Why does tune.run(config=tune.grid_search(...)) work?

I have a problem that requires me to run a Tune experiment with multiple ready-made configurations. In doing so, I have fortunately stumbled upon the fact that the call tune.run(some_function, config=tune.grid_search([config0, config1, ...])
works and I would really like to know why.

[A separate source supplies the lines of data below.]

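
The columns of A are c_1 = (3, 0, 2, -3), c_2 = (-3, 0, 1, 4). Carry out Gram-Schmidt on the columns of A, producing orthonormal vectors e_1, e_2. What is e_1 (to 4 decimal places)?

e_1 = (0.6396, 0.0000, 0.4264, -0.6396)

c_1 = (3, 0, 2, -3); ‖c_1‖ = 4.6904, so e_1 = (0.6396, 0.0000, 0.4264, -0.6396).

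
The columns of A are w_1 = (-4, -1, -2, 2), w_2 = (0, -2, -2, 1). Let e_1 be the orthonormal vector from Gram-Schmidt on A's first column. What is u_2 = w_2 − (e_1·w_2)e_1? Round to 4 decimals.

u_2 = (1.2800, -1.6800, -1.3600, 0.3600)

e_1 = w_1/‖w_1‖ = (-4, -1, -2, 2)/5.0000 = (-0.8000, -0.2000, -0.4000, 0.4000).
r_{12} = e_1·w_2 = 1.6000.
u_2 = w_2 − 1.6000·e_1 = (1.2800, -1.6800, -1.3600, 0.3600).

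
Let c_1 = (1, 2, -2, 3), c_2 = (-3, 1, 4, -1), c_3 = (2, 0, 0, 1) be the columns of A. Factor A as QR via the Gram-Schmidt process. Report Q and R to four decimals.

c_1 = (1, 2, -2, 3); ‖c_1‖ = 4.2426, so q_1 = (0.2357, 0.4714, -0.4714, 0.7071).
q_1·c_2 = 0.2357·(-3) + 0.4714·1 + (-0.4714)·4 + 0.7071·(-1) = -2.8284.
u_2 = c_2 + 2.8284·q_1 = (-2.3333, 2.3333, 2.6667, 1.0000).
‖u_2‖ = 4.3589, so q_2 = (-0.5353, 0.5353, 0.6118, 0.2294).
q_1·c_3 = 0.2357·2 + 0.4714·0 + (-0.4714)·0 + 0.7071·1 = 1.1785; q_2·c_3 = (-0.5353)·2 + 0.5353·0 + 0.6118·0 + 0.2294·1 = -0.8412.
u_3 = c_3 − 1.1785·q_1 + 0.8412·q_2 = (1.2719, -0.1053, 1.0702, 0.3596).
‖u_3‖ = 1.7040, so q_3 = (0.7465, -0.0618, 0.6280, 0.2111).

Q = [[0.2357, -0.5353, 0.7465], [0.4714, 0.5353, -0.0618], [-0.4714, 0.6118, 0.6280], [0.7071, 0.2294, 0.2111]], R = [[4.2426, -2.8284, 1.1785], [0.0000, 4.3589, -0.8412], [0.0000, 0.0000, 1.7040]]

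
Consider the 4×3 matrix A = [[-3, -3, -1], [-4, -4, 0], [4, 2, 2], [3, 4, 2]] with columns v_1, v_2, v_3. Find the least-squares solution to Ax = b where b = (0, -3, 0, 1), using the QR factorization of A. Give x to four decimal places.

x = (0.1667, 0.4944, -0.9167)

e_1 = v_1/‖v_1‖ = (-3, -4, 4, 3)/7.0711 = (-0.4243, -0.5657, 0.5657, 0.4243).
r_{12} = e_1·v_2 = 6.3640.
u_2 = v_2 − 6.3640·e_1 = (-0.3000, -0.4000, -1.6000, 1.3000).
‖u_2‖ = 2.1213, so e_2 = (-0.1414, -0.1886, -0.7542, 0.6128).
r_{13} = e_1·v_3 = 2.4042; r_{23} = e_2·v_3 = -0.1414.
u_3 = v_3 − 2.4042·e_1 + 0.1414·e_2 = (0.0000, 1.3333, 0.5333, 1.0667).
‖u_3‖ = 1.7889, so e_3 = (0.0000, 0.7454, 0.2981, 0.5963).
Qᵀb = (2.1213, 1.1785, -1.6398).
Back-substitute: x_3 = -1.6398/1.7889 = -0.9167.
x_2 = (1.1785 + 0.1414·(-0.9167))/2.1213 = 0.4944.
x_1 = (2.1213 − 6.3640·0.4944 − 2.4042·(-0.9167))/7.0711 = 0.1667.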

The signature of the function looks like this:

def run(
        run_or_experiment: Union[str, Callable, Type],
        config: Optional[Dict[str, Any]] = None, 

I do fulfill the signature of the method with the given pass, because


leads to the following expression:

    "grid_search": [...]

which is basically a dictionary with a string as key but I would like to know, why the subsequent framework can also handle it.

Hey @LukasNothhelfer,

This is because the grid_search key is being resolved by variant_generator.py and will generate individual variants!

As an example, let’s take a look if we use tune.grid_search to define a key a in config:

config={"a": tune.grid_search([1, 2])}

config={"a": {"grid_search": [1, 2]}}

# Two variants are generated:
{"a": 1}
{"a": 2}

Notice that {"grid_search": values_list}} will be replaced with a value for each of the len(values_list) variants generated.

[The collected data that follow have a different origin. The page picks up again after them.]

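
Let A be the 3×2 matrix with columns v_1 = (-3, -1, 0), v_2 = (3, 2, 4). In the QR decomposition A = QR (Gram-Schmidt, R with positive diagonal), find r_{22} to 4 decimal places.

q_1 = v_1/‖v_1‖ = (-3, -1, 0)/3.1623 = (-0.9487, -0.3162, 0.0000).
r_{12} = q_1·v_2 = -3.4785.
u_2 = v_2 + 3.4785·q_1 = (-0.3000, 0.9000, 4.0000).
r_{22} = ‖u_2‖ = 4.1110.

r_{22} = 4.1110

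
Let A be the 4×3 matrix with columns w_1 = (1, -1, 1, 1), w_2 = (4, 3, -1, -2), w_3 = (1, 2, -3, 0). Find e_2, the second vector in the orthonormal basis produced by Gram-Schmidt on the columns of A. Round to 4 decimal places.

e_2 = (0.8356, 0.4642, -0.0928, -0.2785)

w_1 = (1, -1, 1, 1); ‖w_1‖ = 2.0000, so e_1 = (0.5000, -0.5000, 0.5000, 0.5000).
e_1·w_2 = 0.5000·4 + (-0.5000)·3 + 0.5000·(-1) + 0.5000·(-2) = -1.0000.
u_2 = w_2 + 1.0000·e_1 = (4.5000, 2.5000, -0.5000, -1.5000).
‖u_2‖ = 5.3852, so e_2 = (0.8356, 0.4642, -0.0928, -0.2785).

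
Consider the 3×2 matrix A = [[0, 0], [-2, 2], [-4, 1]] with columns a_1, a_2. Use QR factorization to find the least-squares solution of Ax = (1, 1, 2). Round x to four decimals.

x = (-0.5000, 0.0000)

a_1 = (0, -2, -4); ‖a_1‖ = 4.4721, so e_1 = (0.0000, -0.4472, -0.8944).
e_1·a_2 = 0.0000·0 + (-0.4472)·2 + (-0.8944)·1 = -1.7889.
u_2 = a_2 + 1.7889·e_1 = (0.0000, 1.2000, -0.6000).
‖u_2‖ = 1.3416, so e_2 = (0.0000, 0.8944, -0.4472).
Qᵀb = (-2.2361, 0.0000).
Back-substitute: x_2 = 0.0000/1.3416 = 0.0000.
x_1 = (-2.2361 + 1.7889·0.0000)/4.4721 = -0.5000.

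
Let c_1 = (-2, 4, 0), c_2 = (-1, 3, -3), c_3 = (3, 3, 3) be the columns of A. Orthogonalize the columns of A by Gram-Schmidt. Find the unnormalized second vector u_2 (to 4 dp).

c_1 = (-2, 4, 0); ‖c_1‖ = 4.4721, so q_1 = (-0.4472, 0.8944, 0.0000).
q_1·c_2 = (-0.4472)·(-1) + 0.8944·3 + 0.0000·(-3) = 3.1305.
u_2 = c_2 − 3.1305·q_1 = (0.4000, 0.2000, -3.0000).

u_2 = (0.4000, 0.2000, -3.0000)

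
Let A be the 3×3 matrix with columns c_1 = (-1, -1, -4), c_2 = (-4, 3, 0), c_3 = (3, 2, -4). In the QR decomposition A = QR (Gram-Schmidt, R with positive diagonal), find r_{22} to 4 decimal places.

r_{22} = 4.9944

c_1 = (-1, -1, -4); ‖c_1‖ = 4.2426, so e_1 = (-0.2357, -0.2357, -0.9428).
e_1·c_2 = (-0.2357)·(-4) + (-0.2357)·3 + (-0.9428)·0 = 0.2357.
u_2 = c_2 − 0.2357·e_1 = (-3.9444, 3.0556, 0.2222).
r_{22} = ‖u_2‖ = 4.9944.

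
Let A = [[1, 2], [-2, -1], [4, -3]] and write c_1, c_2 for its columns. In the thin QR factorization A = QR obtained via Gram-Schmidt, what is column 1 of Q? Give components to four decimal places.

q_1 = (0.2182, -0.4364, 0.8729)

c_1 = (1, -2, 4); ‖c_1‖ = 4.5826, so q_1 = (0.2182, -0.4364, 0.8729).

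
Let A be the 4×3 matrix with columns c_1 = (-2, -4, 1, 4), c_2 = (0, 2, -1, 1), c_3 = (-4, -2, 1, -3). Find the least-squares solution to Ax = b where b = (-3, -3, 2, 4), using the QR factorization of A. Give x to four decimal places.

x = (1.0063, 0.4715, 0.2247)

c_1 = (-2, -4, 1, 4); ‖c_1‖ = 6.0828, so q_1 = (-0.3288, -0.6576, 0.1644, 0.6576).
q_1·c_2 = (-0.3288)·0 + (-0.6576)·2 + 0.1644·(-1) + 0.6576·1 = -0.8220.
u_2 = c_2 + 0.8220·q_1 = (-0.2703, 1.4595, -0.8649, 1.5405).
‖u_2‖ = 2.3074, so q_2 = (-0.1171, 0.6325, -0.3748, 0.6676).
q_1·c_3 = (-0.3288)·(-4) + (-0.6576)·(-2) + 0.1644·1 + 0.6576·(-3) = 0.8220; q_2·c_3 = (-0.1171)·(-4) + 0.6325·(-2) + (-0.3748)·1 + 0.6676·(-3) = -3.1742.
u_3 = c_3 − 0.8220·q_1 + 3.1742·q_2 = (-4.1015, 0.5482, -0.3249, -1.4213).
‖u_3‖ = 4.3873, so q_3 = (-0.9349, 0.1250, -0.0740, -0.3240).
Qᵀb = (5.9184, 0.3748, 0.9858).
Back-substitute: x_3 = 0.9858/4.3873 = 0.2247.
x_2 = (0.3748 + 3.1742·0.2247)/2.3074 = 0.4715.
x_1 = (5.9184 + 0.8220·0.4715 − 0.8220·0.2247)/6.0828 = 1.0063.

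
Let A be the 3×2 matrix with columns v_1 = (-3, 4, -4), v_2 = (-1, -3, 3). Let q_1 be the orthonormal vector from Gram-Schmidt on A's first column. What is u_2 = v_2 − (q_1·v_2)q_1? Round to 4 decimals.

v_1 = (-3, 4, -4); ‖v_1‖ = 6.4031, so q_1 = (-0.4685, 0.6247, -0.6247).
q_1·v_2 = (-0.4685)·(-1) + 0.6247·(-3) + (-0.6247)·3 = -3.2796.
u_2 = v_2 + 3.2796·q_1 = (-2.5366, -0.9512, 0.9512).

u_2 = (-2.5366, -0.9512, 0.9512)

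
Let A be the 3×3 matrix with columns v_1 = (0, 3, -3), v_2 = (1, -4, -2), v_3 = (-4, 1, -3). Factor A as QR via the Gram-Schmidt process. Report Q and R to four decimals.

v_1 = (0, 3, -3); ‖v_1‖ = 4.2426, so q_1 = (0.0000, 0.7071, -0.7071).
q_1·v_2 = 0.0000·1 + 0.7071·(-4) + (-0.7071)·(-2) = -1.4142.
u_2 = v_2 + 1.4142·q_1 = (1.0000, -3.0000, -3.0000).
‖u_2‖ = 4.3589, so q_2 = (0.2294, -0.6882, -0.6882).
q_1·v_3 = 0.0000·(-4) + 0.7071·1 + (-0.7071)·(-3) = 2.8284; q_2·v_3 = 0.2294·(-4) + (-0.6882)·1 + (-0.6882)·(-3) = 0.4588.
u_3 = v_3 − 2.8284·q_1 − 0.4588·q_2 = (-4.1053, -0.6842, -0.6842).
‖u_3‖ = 4.2178, so q_3 = (-0.9733, -0.1622, -0.1622).

Q = [[0.0000, 0.2294, -0.9733], [0.7071, -0.6882, -0.1622], [-0.7071, -0.6882, -0.1622]], R = [[4.2426, -1.4142, 2.8284], [0.0000, 4.3589, 0.4588], [0.0000, 0.0000, 4.2178]]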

We can apply the same logic to see why this works when using tune.grid_search at the top level:

config=tune.grid_search([{"a": 1}, {"a": 2}])

config={"grid_search": [{"a": 1}, {"a": 2}]}

# Two variants are generated:
{"a": 1}
{"a": 2}

Implementation-wise, the unresolved_spec that is passed into generate_variants is a Dict which has "config" as a key, so the same logic is applied at this top level as it is for nested keys.